For models to evolve into something closer to true sentience, they need dynamically and continuously evolving, non-static, multimodal activation atlases. This would likely require running on quantum hardware, leveraging the universe’s own natural processes and information-theoretic limits.
These activation atlases must be built on a fundamentally different substrate and trained to create the topological constraints necessary for self-modeling. This self-modeling is likely the key to internal evaluation and to navigating semantic phase space in a non-algorithmic way. It would allow access to and the creation of genuinely new, meaningful patterns of information never seen in the training data, which is the essence of true creativity.
Then comes the problem of language. This is already getting long enough for a reply comment so I won’t get into it but theres some implications that not all languages are created equal each has different properties which affect the space of possible conversation and outcome.
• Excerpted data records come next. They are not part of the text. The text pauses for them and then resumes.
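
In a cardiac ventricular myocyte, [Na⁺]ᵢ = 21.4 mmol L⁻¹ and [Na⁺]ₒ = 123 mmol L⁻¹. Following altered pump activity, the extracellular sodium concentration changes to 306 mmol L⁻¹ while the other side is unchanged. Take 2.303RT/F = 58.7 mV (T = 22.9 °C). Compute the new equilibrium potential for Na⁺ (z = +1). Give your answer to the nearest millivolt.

68 mV

After the shift: [Na⁺]_out = 306, [Na⁺]_in = 21.4 mmol L⁻¹.
E_new = (58.7/1)·log₁₀(306/21.4) = 58.70 · (1.1553) = 67.82 mV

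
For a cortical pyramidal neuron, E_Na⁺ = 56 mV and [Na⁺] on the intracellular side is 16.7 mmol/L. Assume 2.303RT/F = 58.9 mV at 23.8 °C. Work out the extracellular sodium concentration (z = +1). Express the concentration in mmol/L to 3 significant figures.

Nernst: E = (58.9/1) · log₁₀([out]/[in]), so log₁₀([out]/[in]) = 56.0 × 1 / 58.9 = 0.9508.
[out]/[in] = 10^(0.9508) = 8.928.
[out] = 8.928 × 16.7 = 149.1 mmol/L.

149 mmol/L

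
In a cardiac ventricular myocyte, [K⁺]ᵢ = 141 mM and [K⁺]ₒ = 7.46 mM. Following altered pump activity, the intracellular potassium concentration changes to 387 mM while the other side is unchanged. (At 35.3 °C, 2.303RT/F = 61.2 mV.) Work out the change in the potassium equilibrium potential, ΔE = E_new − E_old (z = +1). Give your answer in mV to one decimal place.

-26.8 mV

E_old = (61.2/1)·log₁₀(7.46/141) = -78.12 mV
E_new = (61.2/1)·log₁₀(7.46/387) = -104.96 mV
ΔE = -104.96 − (-78.12) = -26.84 mV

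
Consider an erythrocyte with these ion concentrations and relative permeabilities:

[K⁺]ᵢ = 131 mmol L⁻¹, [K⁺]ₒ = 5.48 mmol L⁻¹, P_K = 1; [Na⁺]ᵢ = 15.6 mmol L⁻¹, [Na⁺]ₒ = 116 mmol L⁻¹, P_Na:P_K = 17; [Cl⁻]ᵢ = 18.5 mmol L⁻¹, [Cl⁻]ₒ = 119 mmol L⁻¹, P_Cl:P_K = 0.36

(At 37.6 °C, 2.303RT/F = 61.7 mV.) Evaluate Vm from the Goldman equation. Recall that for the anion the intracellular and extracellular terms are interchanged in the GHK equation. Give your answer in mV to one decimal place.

Vm = 61.7 · log₁₀[(Σ P·[cation]ₒ + Σ P·[anion]ᵢ) / (Σ P·[cation]ᵢ + Σ P·[anion]ₒ)]
Numerator = 1×5.48 + 17×116 + 0.36×18.5 = 1984
Denominator = 1×131 + 17×15.6 + 0.36×119 = 439
Vm = 61.7 · log₁₀(4.5193) = 61.7 × (0.6551) = 40.42 mV

40.4 mV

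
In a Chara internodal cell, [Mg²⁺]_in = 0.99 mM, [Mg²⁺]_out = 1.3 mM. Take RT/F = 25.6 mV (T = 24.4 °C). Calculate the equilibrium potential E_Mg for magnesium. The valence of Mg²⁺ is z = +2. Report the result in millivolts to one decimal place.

E = (25.6/z) · ln([Mg²⁺]_out/[Mg²⁺]_in) with z = +2.
= (25.6/2) · ln(1.3/0.99) = 12.80 · ln(1.313)
= 12.80 · (0.2724) = 3.49 mV

3.5 mV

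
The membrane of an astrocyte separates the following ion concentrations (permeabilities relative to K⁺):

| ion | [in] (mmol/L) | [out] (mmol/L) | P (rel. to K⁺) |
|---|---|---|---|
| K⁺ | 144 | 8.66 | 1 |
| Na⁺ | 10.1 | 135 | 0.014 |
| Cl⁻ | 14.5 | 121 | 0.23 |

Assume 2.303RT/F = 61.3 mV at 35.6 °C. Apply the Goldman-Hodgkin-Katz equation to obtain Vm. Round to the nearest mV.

Vm = 61.3 · log₁₀[(Σ P·[cation]ₒ + Σ P·[anion]ᵢ) / (Σ P·[cation]ᵢ + Σ P·[anion]ₒ)]
Numerator = 1×8.66 + 0.014×135 + 0.23×14.5 = 13.89
Denominator = 1×144 + 0.014×10.1 + 0.23×121 = 172
Vm = 61.3 · log₁₀(0.08074) = 61.3 × (-1.0929) = -67.00 mV

-67 mV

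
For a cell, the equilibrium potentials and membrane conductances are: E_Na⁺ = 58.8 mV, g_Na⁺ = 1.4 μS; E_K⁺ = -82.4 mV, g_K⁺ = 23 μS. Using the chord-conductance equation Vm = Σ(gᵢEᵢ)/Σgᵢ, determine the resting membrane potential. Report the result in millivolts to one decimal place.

-74.3 mV

Σ gᵢEᵢ = 1.4·(58.8) + 23·(-82.4) = -1812.88
Σ gᵢ = 1.4 + 23 = 24.4
Vm = -1812.88 / 24.4 = -74.30 mV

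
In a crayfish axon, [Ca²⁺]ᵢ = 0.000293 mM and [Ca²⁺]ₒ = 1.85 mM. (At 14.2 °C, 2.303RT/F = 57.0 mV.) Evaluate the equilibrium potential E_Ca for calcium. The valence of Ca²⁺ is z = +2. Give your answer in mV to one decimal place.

E = (57.0/z) · log₁₀([Ca²⁺]_out/[Ca²⁺]_in) with z = +2.
= (57.0/2) · log₁₀(1.85/0.000293) = 28.50 · log₁₀(6314)
= 28.50 · (3.8003) = 108.31 mV

108.3 mV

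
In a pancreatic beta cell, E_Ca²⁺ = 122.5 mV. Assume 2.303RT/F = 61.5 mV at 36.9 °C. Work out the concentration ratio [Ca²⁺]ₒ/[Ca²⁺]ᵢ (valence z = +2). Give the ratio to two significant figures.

9600

log₁₀([out]/[in]) = E·z/(61.5) = 122.5 × 2 / 61.5 = 3.9837
[out]/[in] = 10^(3.9837) = 9633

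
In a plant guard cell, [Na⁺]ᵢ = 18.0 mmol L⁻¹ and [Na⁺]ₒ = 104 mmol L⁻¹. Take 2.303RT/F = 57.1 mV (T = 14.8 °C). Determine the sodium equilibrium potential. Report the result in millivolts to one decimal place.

E = (57.1/z) · log₁₀([Na⁺]_out/[Na⁺]_in) with z = +1.
= (57.1/1) · log₁₀(104/18.0) = 57.10 · log₁₀(5.778)
= 57.10 · (0.7618) = 43.50 mV

43.5 mV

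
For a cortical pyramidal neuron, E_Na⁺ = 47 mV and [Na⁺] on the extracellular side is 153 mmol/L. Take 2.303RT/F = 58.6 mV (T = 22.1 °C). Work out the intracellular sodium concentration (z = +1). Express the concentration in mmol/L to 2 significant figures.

24 mmol/L

Nernst: E = (58.6/1) · log₁₀([out]/[in]), so log₁₀([out]/[in]) = 47.0 × 1 / 58.6 = 0.8020.
[out]/[in] = 10^(0.8020) = 6.339.
[in] = 153 / 6.339 = 24.13 mmol/L.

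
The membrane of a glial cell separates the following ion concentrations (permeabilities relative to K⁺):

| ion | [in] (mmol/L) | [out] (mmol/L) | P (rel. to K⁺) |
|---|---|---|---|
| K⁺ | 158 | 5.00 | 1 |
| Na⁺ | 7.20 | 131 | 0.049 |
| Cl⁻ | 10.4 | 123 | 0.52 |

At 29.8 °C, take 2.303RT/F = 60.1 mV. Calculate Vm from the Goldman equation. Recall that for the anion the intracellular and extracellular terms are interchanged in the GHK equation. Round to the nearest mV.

Vm = 60.1 · log₁₀[(Σ P·[cation]ₒ + Σ P·[anion]ᵢ) / (Σ P·[cation]ᵢ + Σ P·[anion]ₒ)]
Numerator = 1×5.00 + 0.049×131 + 0.52×10.4 = 16.83
Denominator = 1×158 + 0.049×7.20 + 0.52×123 = 222.3
Vm = 60.1 · log₁₀(0.075691) = 60.1 × (-1.1210) = -67.37 mV

-67 mV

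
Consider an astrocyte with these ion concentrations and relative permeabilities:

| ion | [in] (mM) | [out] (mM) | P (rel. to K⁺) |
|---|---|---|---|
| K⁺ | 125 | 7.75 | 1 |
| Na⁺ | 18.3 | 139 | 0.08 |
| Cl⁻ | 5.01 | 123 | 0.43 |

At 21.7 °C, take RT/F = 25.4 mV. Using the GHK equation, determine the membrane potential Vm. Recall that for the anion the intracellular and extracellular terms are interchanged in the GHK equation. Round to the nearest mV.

Vm = 25.4 · ln[(Σ P·[cation]ₒ + Σ P·[anion]ᵢ) / (Σ P·[cation]ᵢ + Σ P·[anion]ₒ)]
Numerator = 1×7.75 + 0.08×139 + 0.43×5.01 = 21.02
Denominator = 1×125 + 0.08×18.3 + 0.43×123 = 179.4
Vm = 25.4 · ln(0.11722) = 25.4 × (-2.1437) = -54.45 mV

-54 mV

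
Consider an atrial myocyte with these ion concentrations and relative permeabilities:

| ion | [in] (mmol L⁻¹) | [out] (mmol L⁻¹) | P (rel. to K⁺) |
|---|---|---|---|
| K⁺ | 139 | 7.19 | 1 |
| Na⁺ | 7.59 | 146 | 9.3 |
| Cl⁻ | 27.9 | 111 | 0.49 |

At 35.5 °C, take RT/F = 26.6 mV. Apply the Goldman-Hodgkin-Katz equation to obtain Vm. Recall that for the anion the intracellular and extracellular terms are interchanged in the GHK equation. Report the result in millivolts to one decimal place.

Vm = 26.6 · ln[(Σ P·[cation]ₒ + Σ P·[anion]ᵢ) / (Σ P·[cation]ᵢ + Σ P·[anion]ₒ)]
Numerator = 1×7.19 + 9.3×146 + 0.49×27.9 = 1379
Denominator = 1×139 + 9.3×7.59 + 0.49×111 = 264
Vm = 26.6 · ln(5.2227) = 26.6 × (1.6530) = 43.97 mV

44.0 mV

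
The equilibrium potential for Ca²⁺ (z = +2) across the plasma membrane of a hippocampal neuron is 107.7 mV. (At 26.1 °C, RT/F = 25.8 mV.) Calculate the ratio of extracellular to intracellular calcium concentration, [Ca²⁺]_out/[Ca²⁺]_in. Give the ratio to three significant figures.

ln([out]/[in]) = E·z/(25.8) = 107.7 × 2 / 25.8 = 8.3488
[out]/[in] = e^(8.3488) = 4225

4230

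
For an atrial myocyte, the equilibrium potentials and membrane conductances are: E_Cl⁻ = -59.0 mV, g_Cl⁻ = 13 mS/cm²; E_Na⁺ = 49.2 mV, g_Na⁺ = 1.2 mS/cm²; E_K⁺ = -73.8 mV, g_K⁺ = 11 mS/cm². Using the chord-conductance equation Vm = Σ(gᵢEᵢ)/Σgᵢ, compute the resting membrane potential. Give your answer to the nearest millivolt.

Σ gᵢEᵢ = 13·(-59.0) + 1.2·(49.2) + 11·(-73.8) = -1519.76
Σ gᵢ = 13 + 1.2 + 11 = 25.2
Vm = -1519.76 / 25.2 = -60.31 mV

-60 mV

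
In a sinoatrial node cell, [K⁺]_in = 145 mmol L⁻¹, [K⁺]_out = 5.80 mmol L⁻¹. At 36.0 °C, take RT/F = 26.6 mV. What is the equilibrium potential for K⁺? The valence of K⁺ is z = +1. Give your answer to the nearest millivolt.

-86 mV

E = (26.6/z) · ln([K⁺]_out/[K⁺]_in) with z = +1.
= (26.6/1) · ln(5.80/145) = 26.60 · ln(0.04)
= 26.60 · (-3.2189) = -85.62 mV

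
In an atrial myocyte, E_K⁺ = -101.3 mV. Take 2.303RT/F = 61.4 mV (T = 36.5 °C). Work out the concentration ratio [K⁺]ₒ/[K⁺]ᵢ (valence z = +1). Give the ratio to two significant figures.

0.022

log₁₀([out]/[in]) = E·z/(61.4) = -101.3 × 1 / 61.4 = -1.6498
[out]/[in] = 10^(-1.6498) = 0.0224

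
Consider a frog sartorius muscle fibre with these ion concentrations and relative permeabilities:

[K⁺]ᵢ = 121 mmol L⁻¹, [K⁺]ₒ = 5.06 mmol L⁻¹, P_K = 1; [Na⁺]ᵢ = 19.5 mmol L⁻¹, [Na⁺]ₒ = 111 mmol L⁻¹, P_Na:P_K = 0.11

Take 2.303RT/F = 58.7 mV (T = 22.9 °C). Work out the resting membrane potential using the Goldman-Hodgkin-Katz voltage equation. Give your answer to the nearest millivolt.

Vm = 58.7 · log₁₀[(Σ P·[cation]ₒ + Σ P·[anion]ᵢ) / (Σ P·[cation]ᵢ + Σ P·[anion]ₒ)]
Numerator = 1×5.06 + 0.11×111 = 17.27
Denominator = 1×121 + 0.11×19.5 = 123.1
Vm = 58.7 · log₁₀(0.14024) = 58.7 × (-0.8531) = -50.08 mV

-50 mV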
The effectiveness of training models on multiple languages finds its justification here. However ones which stomp out ambiguity like godel numbers and programming languages have special properties that may affect the atlases geometry in fundamental ways if trained solely on them
As for applications, imagine what Google is doing with pharmaceutical molecular pattern AI, but applied to open-ended STEM problems. We could create mathematician and physicist LLMs to search through the space of possible theorems and evaluate which are computationally solvable. A super-powerful model of this nature might be able to crack problems like P versus NP in a day or clarify theoretical physics concepts that have elluded us as open ended problems for centuries.
What I’m describing encroaches on something like a psudo-oracle. However there are physical limits that this can’t escape. There will always be energy and time resource cost to compute which creates practical barriers. There will always be definitively uncomputable problems and ambiguity that exit in true godelian incompleteness or algorithmic undecidability. We can use these as scientific instrumentation tools to map and model topological boundary limits of knowability.
I’m willing to bet theres man valid and powerful patterns of thought we are not aware of due to our perspective biases which might be hindering our progress.